Oh yes, we have a few Penguin Classics, read, on our shelves, some classics of the twentieth century, too. We believe Wuthering Heights and Cry, The Beloved Country to be the greatest books ever written. But, let's be blunt, we read those in the early 1980s. Our tastes haven't moved on and matured since. We have been known to read Mary Wesley and Joanna Trollope, and not just on beaches.
However, until yesterday we had never read any Jilly Cooper. Yesterday, we had some time to spare on the South Bank before a concert at the Purcell Room, so we drifted into Books Etc, and, having looked through the intellectual books, we bought 'Score' by Jilly Cooper.
I guess it was going to happen: three times this has come up in conversation recentl, including a blog comment from Somewhat, who refers to an evil-but-sexy conductor. So, I had to splurge.
Despite the embarrassment of reading a downmarket trashy novel in a public place with pretentions to intellectuality I simply could not put the book down, except for during the actual concert (Mozart and Handel, review soon-ish). I can certainly see the appeal of the writer - galloping plot, descriptive phrasing, two-and-a-half dimensional characters (always the best - they get far more troublesome if they move into three dimensions). Kind of gripping.
But some of the phraseology is extraordinary. I wonder if readers take these cliches and contrived metaphors at face value, or do they all snigger at the florid prose. When I have finished, I may go through it again and pull out some of the worst examples. At the moment, the one that is sticking in mind is "He was the James Galway of oral sex"

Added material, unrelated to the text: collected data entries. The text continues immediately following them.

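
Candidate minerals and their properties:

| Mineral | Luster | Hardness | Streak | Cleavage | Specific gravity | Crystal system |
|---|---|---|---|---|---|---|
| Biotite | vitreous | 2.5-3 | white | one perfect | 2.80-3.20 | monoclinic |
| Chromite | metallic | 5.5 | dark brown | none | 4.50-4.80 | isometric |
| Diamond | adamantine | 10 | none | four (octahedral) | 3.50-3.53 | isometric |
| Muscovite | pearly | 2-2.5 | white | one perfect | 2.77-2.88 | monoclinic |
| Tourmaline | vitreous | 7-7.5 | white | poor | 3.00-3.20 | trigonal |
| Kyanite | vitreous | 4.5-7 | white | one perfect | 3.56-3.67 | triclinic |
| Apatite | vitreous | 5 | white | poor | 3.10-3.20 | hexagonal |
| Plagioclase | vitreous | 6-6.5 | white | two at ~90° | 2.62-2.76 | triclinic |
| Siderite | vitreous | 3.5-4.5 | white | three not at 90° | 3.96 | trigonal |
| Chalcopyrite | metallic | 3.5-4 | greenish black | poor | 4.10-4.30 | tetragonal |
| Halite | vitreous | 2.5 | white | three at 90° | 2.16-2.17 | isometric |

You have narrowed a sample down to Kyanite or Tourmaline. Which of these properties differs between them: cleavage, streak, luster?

Cleavage: Kyanite one perfect, Tourmaline poor — different.
Streak: both white — shared.
Luster: both vitreous — shared.
Cleavage is the diagnostic property here.

cleavage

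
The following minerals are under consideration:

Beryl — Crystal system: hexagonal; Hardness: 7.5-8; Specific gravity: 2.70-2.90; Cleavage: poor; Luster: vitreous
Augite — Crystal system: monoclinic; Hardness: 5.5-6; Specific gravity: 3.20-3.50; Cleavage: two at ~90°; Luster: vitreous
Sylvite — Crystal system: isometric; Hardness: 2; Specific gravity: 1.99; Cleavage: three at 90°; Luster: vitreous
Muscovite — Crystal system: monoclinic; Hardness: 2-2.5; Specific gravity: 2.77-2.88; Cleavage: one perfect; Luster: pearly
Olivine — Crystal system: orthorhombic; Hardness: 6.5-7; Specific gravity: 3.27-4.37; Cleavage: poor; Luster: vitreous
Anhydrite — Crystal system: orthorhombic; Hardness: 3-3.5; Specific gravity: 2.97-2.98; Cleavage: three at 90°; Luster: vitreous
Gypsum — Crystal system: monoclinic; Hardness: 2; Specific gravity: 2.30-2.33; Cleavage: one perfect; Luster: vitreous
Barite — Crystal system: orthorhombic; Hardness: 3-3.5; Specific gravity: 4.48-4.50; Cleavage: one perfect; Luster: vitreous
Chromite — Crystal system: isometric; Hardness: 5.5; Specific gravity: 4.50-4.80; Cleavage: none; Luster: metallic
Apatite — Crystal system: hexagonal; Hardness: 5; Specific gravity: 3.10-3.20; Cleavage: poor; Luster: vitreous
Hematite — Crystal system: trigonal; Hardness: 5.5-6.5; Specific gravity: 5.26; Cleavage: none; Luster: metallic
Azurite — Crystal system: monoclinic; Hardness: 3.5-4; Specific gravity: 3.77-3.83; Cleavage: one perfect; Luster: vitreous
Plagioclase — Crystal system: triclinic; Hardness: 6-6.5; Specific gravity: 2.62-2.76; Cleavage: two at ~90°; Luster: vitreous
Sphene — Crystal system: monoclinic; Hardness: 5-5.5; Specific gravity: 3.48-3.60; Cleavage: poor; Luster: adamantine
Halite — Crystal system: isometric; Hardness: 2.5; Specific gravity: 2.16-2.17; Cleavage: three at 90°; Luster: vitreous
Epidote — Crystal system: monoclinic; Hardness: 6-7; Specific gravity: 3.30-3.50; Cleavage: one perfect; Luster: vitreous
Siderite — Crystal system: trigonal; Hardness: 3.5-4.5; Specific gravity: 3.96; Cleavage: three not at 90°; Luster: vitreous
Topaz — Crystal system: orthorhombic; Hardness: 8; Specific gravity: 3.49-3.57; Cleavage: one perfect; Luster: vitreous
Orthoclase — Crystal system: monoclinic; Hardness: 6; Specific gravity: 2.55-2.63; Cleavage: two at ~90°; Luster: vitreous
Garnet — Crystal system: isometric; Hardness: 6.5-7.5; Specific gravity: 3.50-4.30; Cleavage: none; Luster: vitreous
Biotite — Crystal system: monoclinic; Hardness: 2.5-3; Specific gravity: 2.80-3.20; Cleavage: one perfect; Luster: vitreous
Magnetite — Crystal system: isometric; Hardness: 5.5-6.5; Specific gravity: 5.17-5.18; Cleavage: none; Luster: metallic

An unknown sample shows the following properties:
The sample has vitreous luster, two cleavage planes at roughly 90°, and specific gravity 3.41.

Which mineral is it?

Vitreous luster rules out Muscovite, Chromite, Hematite, Sphene, Magnetite.
Two cleavage planes at roughly 90°: Augite, Plagioclase, Orthoclase remain.
Specific gravity 3.41: leaves Augite.
The only mineral consistent with every observation is Augite.

Augite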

This so doesn't work on so many levels. I mean, if any man (or woman) tried to blow me like a flute, I would find it bizarre, and almost certainly not a turn on. Flautists do odd things with their lips. And James Galway...I mean, I'm sure he's a nice bloke, and what a legend, but, ooh no, stop it make this thought disappear.
I know I am just a humble accountant, and my adding and counting maybe suspect, but I'm trying to work out how the evil-but-sexy one can manage to be so priapic. And I'm guessing wildly, but conducting Don Carlos is probably quite physically exacting.
Without providing a spoiler, we have reached the bit where the Old Bill have made an entrance (phnarr phnarr). No doubt, by the end, we shall know who dunnit.